Fiévreusement, elle vida les tiroirs dans sa malle. Armandine doucement l’encourageait. « Pour sûr qu’on ira vous reprendre, ma petite. Mademoiselle intercédera pour vous et monsieur est meilleur que madame. Ne vous découragez pas. » Geneviève ne répondait pas. Entendait-elle ?
— Je vais chercher mes souliers dans la cuisine pendant que vous arrangez ma robe, dit-elle très vite.
Puis, d’un geste furtif, elle saisit sur la cheminée le portrait de sa mère et descendit l’escalier.
Elle pénétra dans la cuisine, passa dans le jardin et à pas de loup s’avança vers une petite porte qui donnait sur le faubourg. Doucement elle tira le verrou, puis sans regarder derrière elle s’enfuit dans la direction de la ruelle du Four-à-Pain. Elle était sûre de reconnaître la fenêtre où fleurissait un bégonia…

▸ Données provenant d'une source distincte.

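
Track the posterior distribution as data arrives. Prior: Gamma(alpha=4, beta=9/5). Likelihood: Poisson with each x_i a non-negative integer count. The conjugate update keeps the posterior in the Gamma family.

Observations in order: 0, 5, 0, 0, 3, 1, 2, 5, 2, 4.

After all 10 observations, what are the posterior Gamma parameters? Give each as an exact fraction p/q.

alpha=26, beta=59/5

obs 1: x=0 → posterior Gamma(4, 14/5)
obs 2: x=5 → posterior Gamma(9, 19/5)
obs 3: x=0 → posterior Gamma(9, 24/5)
obs 4: x=0 → posterior Gamma(9, 29/5)
obs 5: x=3 → posterior Gamma(12, 34/5)
obs 6: x=1 → posterior Gamma(13, 39/5)
obs 7: x=2 → posterior Gamma(15, 44/5)
obs 8: x=5 → posterior Gamma(20, 49/5)
obs 9: x=2 → posterior Gamma(22, 54/5)
obs 10: x=4 → posterior Gamma(26, 59/5)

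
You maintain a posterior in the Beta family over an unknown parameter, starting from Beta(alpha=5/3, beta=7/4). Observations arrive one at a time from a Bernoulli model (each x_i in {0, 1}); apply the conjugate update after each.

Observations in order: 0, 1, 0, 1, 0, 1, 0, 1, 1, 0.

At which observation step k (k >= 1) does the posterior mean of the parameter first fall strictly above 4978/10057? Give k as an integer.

k = 6

obs 1: x=0 → posterior Beta(5/3, 11/4)
obs 2: x=1 → posterior Beta(8/3, 11/4)
obs 3: x=0 → posterior Beta(8/3, 15/4)
obs 4: x=1 → posterior Beta(11/3, 15/4)
obs 5: x=0 → posterior Beta(11/3, 19/4)
obs 6: x=1 → posterior Beta(14/3, 19/4)
obs 7: x=0 → posterior Beta(14/3, 23/4)
obs 8: x=1 → posterior Beta(17/3, 23/4)
obs 9: x=1 → posterior Beta(20/3, 23/4)
obs 10: x=0 → posterior Beta(20/3, 27/4)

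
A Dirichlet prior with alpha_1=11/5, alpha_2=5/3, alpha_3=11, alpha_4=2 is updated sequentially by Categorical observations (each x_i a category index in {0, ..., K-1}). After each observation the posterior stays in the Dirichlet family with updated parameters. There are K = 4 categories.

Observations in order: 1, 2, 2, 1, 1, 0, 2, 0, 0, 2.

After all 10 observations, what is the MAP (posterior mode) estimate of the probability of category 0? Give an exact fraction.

9/49

obs 1: x=1 → posterior Dirichlet(11/5, 8/3, 11, 2)
obs 2: x=2 → posterior Dirichlet(11/5, 8/3, 12, 2)
obs 3: x=2 → posterior Dirichlet(11/5, 8/3, 13, 2)
obs 4: x=1 → posterior Dirichlet(11/5, 11/3, 13, 2)
obs 5: x=1 → posterior Dirichlet(11/5, 14/3, 13, 2)
obs 6: x=0 → posterior Dirichlet(16/5, 14/3, 13, 2)
obs 7: x=2 → posterior Dirichlet(16/5, 14/3, 14, 2)
obs 8: x=0 → posterior Dirichlet(21/5, 14/3, 14, 2)
obs 9: x=0 → posterior Dirichlet(26/5, 14/3, 14, 2)
obs 10: x=2 → posterior Dirichlet(26/5, 14/3, 15, 2)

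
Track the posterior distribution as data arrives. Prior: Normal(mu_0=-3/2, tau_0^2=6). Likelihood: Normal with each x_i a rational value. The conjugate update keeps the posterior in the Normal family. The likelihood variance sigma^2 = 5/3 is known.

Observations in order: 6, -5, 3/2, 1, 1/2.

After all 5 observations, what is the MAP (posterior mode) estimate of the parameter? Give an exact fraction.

obs 1: x=6 → posterior Normal(201/46, 30/23)
obs 2: x=-5 → posterior Normal(21/82, 30/41)
obs 3: x=3/2 → posterior Normal(75/118, 30/59)
obs 4: x=1 → posterior Normal(111/154, 30/77)
obs 5: x=1/2 → posterior Normal(129/190, 6/19)

129/190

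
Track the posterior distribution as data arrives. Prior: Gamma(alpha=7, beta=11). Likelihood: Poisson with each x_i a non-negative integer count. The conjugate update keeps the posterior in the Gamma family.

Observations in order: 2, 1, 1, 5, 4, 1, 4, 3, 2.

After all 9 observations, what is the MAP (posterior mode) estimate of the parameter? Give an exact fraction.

obs 1: x=2 → posterior Gamma(9, 12)
obs 2: x=1 → posterior Gamma(10, 13)
obs 3: x=1 → posterior Gamma(11, 14)
obs 4: x=5 → posterior Gamma(16, 15)
obs 5: x=4 → posterior Gamma(20, 16)
obs 6: x=1 → posterior Gamma(21, 17)
obs 7: x=4 → posterior Gamma(25, 18)
obs 8: x=3 → posterior Gamma(28, 19)
obs 9: x=2 → posterior Gamma(30, 20)

29/20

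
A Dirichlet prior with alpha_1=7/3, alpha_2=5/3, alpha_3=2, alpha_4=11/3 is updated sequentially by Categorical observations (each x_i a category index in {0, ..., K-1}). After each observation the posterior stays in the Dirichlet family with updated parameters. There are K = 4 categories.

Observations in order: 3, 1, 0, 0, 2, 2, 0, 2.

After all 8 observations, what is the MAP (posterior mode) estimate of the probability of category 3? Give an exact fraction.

11/41

obs 1: x=3 → posterior Dirichlet(7/3, 5/3, 2, 14/3)
obs 2: x=1 → posterior Dirichlet(7/3, 8/3, 2, 14/3)
obs 3: x=0 → posterior Dirichlet(10/3, 8/3, 2, 14/3)
obs 4: x=0 → posterior Dirichlet(13/3, 8/3, 2, 14/3)
obs 5: x=2 → posterior Dirichlet(13/3, 8/3, 3, 14/3)
obs 6: x=2 → posterior Dirichlet(13/3, 8/3, 4, 14/3)
obs 7: x=0 → posterior Dirichlet(16/3, 8/3, 4, 14/3)
obs 8: x=2 → posterior Dirichlet(16/3, 8/3, 5, 14/3)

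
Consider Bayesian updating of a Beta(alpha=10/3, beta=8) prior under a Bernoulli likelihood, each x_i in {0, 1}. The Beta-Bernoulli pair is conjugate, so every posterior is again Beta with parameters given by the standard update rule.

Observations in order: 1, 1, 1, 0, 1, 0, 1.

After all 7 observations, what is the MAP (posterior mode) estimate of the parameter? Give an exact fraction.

22/49

obs 1: x=1 → posterior Beta(13/3, 8)
obs 2: x=1 → posterior Beta(16/3, 8)
obs 3: x=1 → posterior Beta(19/3, 8)
obs 4: x=0 → posterior Beta(19/3, 9)
obs 5: x=1 → posterior Beta(22/3, 9)
obs 6: x=0 → posterior Beta(22/3, 10)
obs 7: x=1 → posterior Beta(25/3, 10)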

Lorsque Armandine inquiète descendit, elle poussa un cri perçant et, aux reproches de sa maîtresse, elle répondit cette fois, perdant tout sentiment d’obéissance :
— Ah ! bon Dieu ! madame ; une petite si gentille, qu’en aurez-vous fait ? Elle est bien perdue maintenant, la pauvre !
— Eh ! bien tant pis, murmura madame Varenne. Elle ne reviendra pas !
Lorsque Marguerite rentra une heure plus tard, elle fut atterrée d’apprendre la fuite de Geneviève. L’attitude de sa mère lui fit soupçonner un mystère et son esprit travailla sur les événements inattendus et suspects qui venaient de se passer.